Artist: Sigh

Album: In Somniphobia

It may be me showing my age, but I choose never to hang my reviews on your assumed knowledge of today’s fragmented genres. For one thing, the huge, goofy grins I get playing Sigh‘s In Somniphobia  have nothing to do with, e.g., All Music Guide’s claim that Sigh began in 1993 as a founder of Japanese black metal with thrash leanings, then evolved towards extreme sigh_japanese_metalmetal with avant-garde leanings.
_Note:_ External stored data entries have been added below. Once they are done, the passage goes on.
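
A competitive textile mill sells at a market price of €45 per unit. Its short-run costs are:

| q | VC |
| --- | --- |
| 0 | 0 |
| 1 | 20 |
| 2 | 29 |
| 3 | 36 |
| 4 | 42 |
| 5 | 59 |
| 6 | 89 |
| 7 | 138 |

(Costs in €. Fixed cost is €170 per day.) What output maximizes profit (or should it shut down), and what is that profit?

Profit at each row (π = 45q − TC): q=0: -170; q=1: -145; q=2: -109; q=3: -71; q=4: -32; q=5: -4; q=6: 11; q=7: 7.
Profit is maximized at q = 6. AVC there is 89/6 = €14.83 ≤ P, so producing beats shutting down (which would give -€170).

q = 6; profit = €11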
But even if that description did feel true, I’d want to start you somewhere more familiar, part of shared culture.

For Sigh, to me, that’s easy. Thirty years ago, anyone who cared to could keep up with heavy-metal, and millions did: it sounded triumphant, like Deep Purple, Judas Priest, Iron Maiden, Van Halen (wagging their dicks to Eddie’s glorious pseudo-classical riffs), and Andrew Lloyd Webber’s Cats (uh, work with me on this one, k?). Sigh play faster, have a better/ fiercer drummer (Junichi Harashima), and replace the singers with grunting trolls. But they also take those old tropes, and infuse them with endless cascades of melody. Despite the vocals, In Somniphobia is the most tuneful heavy metal album I’ve heard — and quite possibly, despite lyrics about enslavement and eternal torment and “nocturnal visions invad[ing] my sanity”, the most joyous. If Ludwig van Beethoven had composed his symphonies for modern metal bands, Sigh would get the parts marked “vivace” and “allegro con brio”.
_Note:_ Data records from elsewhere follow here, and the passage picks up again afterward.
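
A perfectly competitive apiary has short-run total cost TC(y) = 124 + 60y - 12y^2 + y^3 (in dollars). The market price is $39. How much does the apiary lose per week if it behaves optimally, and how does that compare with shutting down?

Profit = -$26 at y = 7

AVC = 60 - 12y + y^2; min AVC = $24 at y = 6. Since P = $39 ≥ min AVC, the firm produces.
MC = 60 - 24y + 3y^2. Setting P = MC and taking the root on the rising branch gives y* = 7.
TR = 39·7 = 273. TC = 124 + 175 = 299. Profit = 273 − 299 = -$26.
By producing, the firm covers all variable cost plus $98 of fixed cost; shutting down would lose the full $124.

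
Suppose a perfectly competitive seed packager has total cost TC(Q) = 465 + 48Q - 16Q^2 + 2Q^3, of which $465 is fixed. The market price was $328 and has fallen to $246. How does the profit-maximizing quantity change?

AVC = 48 - 16Q + 2Q^2, minimized at Q = 4 where min AVC = $16. MC = 48 - 32Q + 6Q^2.
With P = $328 above the shutdown price, P = MC gives Q = 10.
At P = $246 ≥ min AVC, set P = MC: Q = 9. The firm stays open but cuts output.

Output falls from 10 to 9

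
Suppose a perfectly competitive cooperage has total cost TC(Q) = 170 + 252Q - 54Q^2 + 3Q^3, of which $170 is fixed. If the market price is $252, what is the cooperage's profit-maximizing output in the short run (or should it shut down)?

Strip out fixed cost: VC = 252Q - 54Q^2 + 3Q^3. Then AVC = 252 - 54Q + 3Q^2 and MC = 252 - 108Q + 9Q^2.
AVC is minimized where dAVC/dQ = -54 + 6Q = 0, at Q = 9; min AVC = 252 - 54·9 + 3·9^2 = $9.
P = $252 exceeds min AVC = $9, so the firm stays open.
Set P = MC: 252 = 252 - 108Q + 9Q^2 → -108Q + 9Q^2 = 0. The roots are Q = 0 and Q = 12; the profit-maximizing output is on the rising part of MC, so Q* = 12.
Check: AVC at Q = 12 is $36 ≤ P, so revenue covers variable cost.
Profit = P·Q − TC = 252·12 − 602 = $2422.

Produce at Q = 12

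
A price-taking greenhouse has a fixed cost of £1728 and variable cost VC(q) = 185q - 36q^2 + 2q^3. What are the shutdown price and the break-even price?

Shutdown price = £23; break-even price = £185

AVC = 185 - 36q + 2q^2; minimized at q = 9, giving min AVC = £23. That is the shutdown price.
ATC = 1728/q + 185 - 36q + 2q^2. Setting dATC/dq = −1728/q^2 − 36 + 4q = 0 gives q = 12 (since 4·12^3 − 36·12^2 = 1728).
min ATC = 1728/12 + 185 − 36·12 + 2·12^2 = £185. That is the break-even price.
For £23 ≤ P < £185 the firm produces at a loss; below £23 it shuts down.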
The most traditional circa-1980 riffs and solos here are on Purgatorium, the Transfiguration Fear, and Fall to the Thrall. The textures behind the loud guitar-/bass/drums are varied, though. Purgatorium has violin, elegant enough to play for customers at fancy restaurants; sprinklings of piano; and organ fanfare. Transfiguration Fear features hand-drums, hand-claps, spooky theremin whistling, female Viking backup singers, and a poppy saxophone solo by full-time band member Dr. Mikannibal. Fall to the Thrall also has thrashy Metallica Master of Puppets-style sections, but balances them with passages of romantic lead piano for the guitars to play shiny tunes alongside.
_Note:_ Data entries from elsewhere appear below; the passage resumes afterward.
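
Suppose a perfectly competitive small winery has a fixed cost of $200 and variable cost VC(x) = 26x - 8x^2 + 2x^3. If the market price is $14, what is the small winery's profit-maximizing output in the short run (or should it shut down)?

Strip out fixed cost: VC = 26x - 8x^2 + 2x^3. Then AVC = 26 - 8x + 2x^2 and MC = 26 - 16x + 6x^2.
AVC hits its minimum where MC = AVC, at x = 2, giving min AVC = 26 - 8·2 + 2·2^2 = $18.
With P < min AVC ($14 < $18), every unit sold adds to the loss.
Shutting down limits the loss to fixed cost, $200.

Shut down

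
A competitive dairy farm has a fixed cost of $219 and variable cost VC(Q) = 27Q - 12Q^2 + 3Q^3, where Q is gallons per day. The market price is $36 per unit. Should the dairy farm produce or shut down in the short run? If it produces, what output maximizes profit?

Produce at Q = 3

Variable cost is VC = 27Q - 12Q^2 + 3Q^3, so AVC = VC/Q = 27 - 12Q + 3Q^2 and MC = dTC/dQ = 27 - 24Q + 9Q^2.
The AVC parabola has its vertex at Q = 12/6 = 2, where AVC = 27 - 12·2 + 3·2^2 = $15.
P = $36 exceeds min AVC = $15, so the firm stays open.
Set P = MC: 36 = 27 - 24Q + 9Q^2 → -9 - 24Q + 9Q^2 = 0. The roots are Q = -1/3 and Q = 3; the profit-maximizing output is on the rising part of MC, so Q* = 3.
Check: AVC at Q = 3 is $18 ≤ P, so revenue covers variable cost.
Profit = P·Q − TC = 36·3 − 273 = -$165, a loss, but smaller than the $219 fixed cost the firm would lose by shutting down.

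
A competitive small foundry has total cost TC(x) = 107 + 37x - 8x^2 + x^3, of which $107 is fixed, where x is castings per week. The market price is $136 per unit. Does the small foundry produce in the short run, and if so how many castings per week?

Produce at x = 9

Strip out fixed cost: VC = 37x - 8x^2 + x^3. Then AVC = 37 - 8x + x^2 and MC = 37 - 16x + 3x^2.
AVC hits its minimum where MC = AVC, at x = 4, giving min AVC = 37 - 8·4 + 4^2 = $21.
Since P = $136 ≥ min AVC = $21, price covers variable cost and the firm should produce.
Set P = MC: 136 = 37 - 16x + 3x^2 → -99 - 16x + 3x^2 = 0. The roots are x = -11/3 and x = 9; the profit-maximizing output is on the rising part of MC, so x* = 9.
Check: AVC at x = 9 is $46 ≤ P, so revenue covers variable cost.
Profit = P·x − TC = 136·9 − 521 = $703.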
Stuff like that would already avoid metal’s most frequent failing for me, the part where a band’s songs blend together (an issue even Sigh faced on my prior exposure to them, the darker, heavier, and otherwise quite impressive Scenes from Hell (’10)). But those songs understate how many tricks Sigh have mastered. Somniphobia‘s riffs are meaner, more angular, elevated by singing orcs and hints of saxophone squall, before breaking into a slow-dance for Mexican robots and airport P.A. announcers. L’Excommunication a Minuit has a pulse-racing propulsion that reminds me the “Mission Impossible” theme, peppy sax, and cackling birds. Far Beneath the In-Between, in 3/4 time, is truly dark and howling for much of its length, but can’t resist a glorious melodic refrain that feels like a bar mitzvah band after the part where all the adults have had time to get drunk. (Assuming the adults are old-time Jewish dwarf miner/ warriors, sure.) Amnesia, also in 3/4 time with lots of sax and piano, would be sexy-time music in a movie, at least the kind of movie where the sex scene is intercut with the gathering outside the building of the specialist-team hunting for (or planting) explosives. Amongst the Phantoms of Abandoned Tumbrils — dusky and dramatic, soaring with bells and synth-birdcalls when a lift is needed, with too a decent synthesizer replacement for harmonica — would be perfect for improving for the 55% of Peter Jackson’s “Lord of the Rings” movie trilogy that’s long, long, long shots of characters walking. Equale doesn’t sound to me like Deep Purple, Sting, Dire Straits, and Slayer jamming together with a harpsichordist on variations from baroque sheet music, but only because — as I don’t think that collaboration would — it flows smoothly, like the most obvious thing in the world.

I review Sigh as a heavy-metal fan (although less of one than my 2012 countdown must imply; 2012 was, for me, an *amazing* year for the genre). Heavy metal fandom is certainly useful for appreciating it: the riffs, the gleaming solos, the blastbeat drums. It’s useful for accepting the shredded vocal croaking as amusingly beside-the-point, for hearing the giddiness in routine lyrics like “Bring out your dead withered skin/ Bring out your dead languid limbs”. Maybe it’s even helpful for appreciating the basic stupid joy of, on separate songs, “I live! You die!”, “You will die tonight!”, “Your fate is on fire, the trap behind you!”, and — for variety — “Kill me now!”.

But I’m not kidding about Beethoven. In Somniphobia is a huge burst of melody-driven expressionism. It’s a burst that at least seems informed by the classics. Ludwig didn’t live to experience electricity, amplifiers, distortion pedals; he put his grooming into powdered wigs instead of flowing, chest-length natural hair dyed Manic Panic yellow. I think the poor guy missed out. And I think it’s at least 50/50 that he’d agree with me.